Two nested loops check every pair of elements. The outer loop picks one element, the inner loop scans the rest. For n elements that is n × (n−1)/2 comparisons = O(n²). No extra memory — just two loop variables.
Each pointer traverses the array at most once. With two pointers moving inward (or both moving right), the total number of steps is bounded by n. Each comparison is O(1), giving O(n) overall. No auxiliary data structures are needed — just two index variables.
Review these before coding to avoid predictable interview regressions.

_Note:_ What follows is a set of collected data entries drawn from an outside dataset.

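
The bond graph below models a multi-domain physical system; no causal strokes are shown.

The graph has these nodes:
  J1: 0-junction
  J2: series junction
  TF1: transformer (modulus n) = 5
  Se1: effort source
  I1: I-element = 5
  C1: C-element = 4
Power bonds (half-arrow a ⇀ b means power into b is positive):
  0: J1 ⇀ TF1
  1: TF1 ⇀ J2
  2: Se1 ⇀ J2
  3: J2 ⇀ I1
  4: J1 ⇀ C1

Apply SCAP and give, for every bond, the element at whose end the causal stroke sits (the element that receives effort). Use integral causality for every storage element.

#0 stroke→TF1
#1 stroke→J2
#2 stroke→J2
#3 stroke→I1
#4 stroke→J1

#2 |J2  (Se1 (Se) sets effort on bond)
#3 |I1  (I1 integral (f out))
#1 |J2  (J2 flow already set via bond 3)
#0 |TF1  (TF TF1: opposite of bond 1)
#4 |J1  (closing 0-jn rule on J1)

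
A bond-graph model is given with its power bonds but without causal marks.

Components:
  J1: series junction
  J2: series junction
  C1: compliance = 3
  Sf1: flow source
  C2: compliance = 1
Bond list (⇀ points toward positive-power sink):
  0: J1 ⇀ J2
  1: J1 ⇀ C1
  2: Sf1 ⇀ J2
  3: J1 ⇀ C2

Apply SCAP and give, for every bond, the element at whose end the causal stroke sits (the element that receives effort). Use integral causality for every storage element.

β0 stroke→J2
β1 stroke→J1
β2 stroke→Sf1
β3 stroke→J1

bond 2 |Sf1  (source Sf1 imposes f)
bond 0 |J2  (J2: bond 2 brought flow, rest push out)
bond 1 |J1  (J1 flow already set via bond 0)
bond 3 |J1  (J1 flow already set via bond 0)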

Wrong move: Loop endpoints miss first/last candidate.
Usually fails on: Fails on minimal arrays and exact-boundary answers.
Fix: Re-derive loops from inclusive/exclusive ranges before coding.
Wrong move: Zero-count keys stay in map and break distinct/count constraints.
Usually fails on: Window/map size checks are consistently off by one.
Fix: Delete keys when count reaches zero.
Wrong move: Advancing both pointers shrinks the search space too aggressively and skips candidates.
Usually fails on: A valid pair can be skipped when only one side should move.
Fix: Move exactly one pointer per decision branch based on invariant.
Wrong move: Setting `lo = mid` or `hi = mid` can stall and create an infinite loop.
Usually fails on: Two-element ranges never converge.
Fix: Use `lo = mid + 1` or `hi = mid - 1` where appropriate.